Forest env secret rotation

I’m doing rotation exercises for all our credentials, and I’m trying to figure out how to rotate a Forest Environment Secret.

In case of compromise, how can we rotate them while ensuring the continuity of our service and not having to recreate everything?

Feature(s) impacted

Environment settings

Observed behavior

I can’t find a way to reset or rotate the secret.

Expected behavior

Have a “reset” or “rotate” button to generate a new secret easily.


Please provide in this mandatory section, the relevant information about your configuration:

  • Project name: Elevo
  • Team name: CS / Tech
  • Environment name: Staging (and same goes for Production)
  • Agent type & version: forest_liana gem 7.4.5
  • Recent changes made on your end if any: None

Hey @leo_elevo

First of all, this is currently not supported as is so I’ll push this as a feature request to our product board.

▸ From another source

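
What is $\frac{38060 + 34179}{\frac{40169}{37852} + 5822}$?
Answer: $\frac{2734390628}{220414513} \approx 12.406$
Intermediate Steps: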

For your remote/staging environment, I think you could be able to achieve this in an automated context using our CLI by creating/dropping environment with forest environments commands (You can get more infos on the github repository)

For your production environment … The only workaround I can think of would be to promote a new production each time you want to rotate your forest env secret (You should see a switch production button in your environment settings, documentation is available here).

I’m switching the topic to product suggestion and pushing it to our product board, as I understand that this will be a manual solution.

Let me know if that helps

1 Like

Thank you for your reply.

Having process parity between production and staging is a requirement for being able to do relevant rehearsals. Is there a way to promote environments to pre-prod ones? I’m not sure if it makes sense as I don’t know what an environment being tagged as “production” on Forest entails.

In the meantime, what is process to make sure the new production environment is the exact same for our users once promoted?

  • Create new-production environment targeting the same URL as the previous one
  • Copy layout from production to new-production
  • Promote

Would these steps guarantee the parity of this new environment?

Thank you for your help

Hi @leo_elevo, when you create a new environment (new-production), it’ll inherit automatically from the UI of your previous production. No need to do a copy layout with our new development workflow



I’m trying to achieve the same as leo_elevo, rotate the env secret for a given environment.

I understand that I can create new environments, but it seems the new environment is a blank canvas with no role permissions set and I would like to keep exactly the same permissions that I currently have on the existing environment without having to re-configure them one by one manually. Do you have any suggestions how to achieve this with the least amount of manual work?

Hi @sergior

We just released a new feature to help you achieve that!

You can now copy the role permissions from one environment to another :tada:

From the Project Settings > Roles, click on Actions and then Copy roles permissions across environments.

I hope this helps!

1 Like

Hi @Harold that has achieved what I wanted to do, thank you!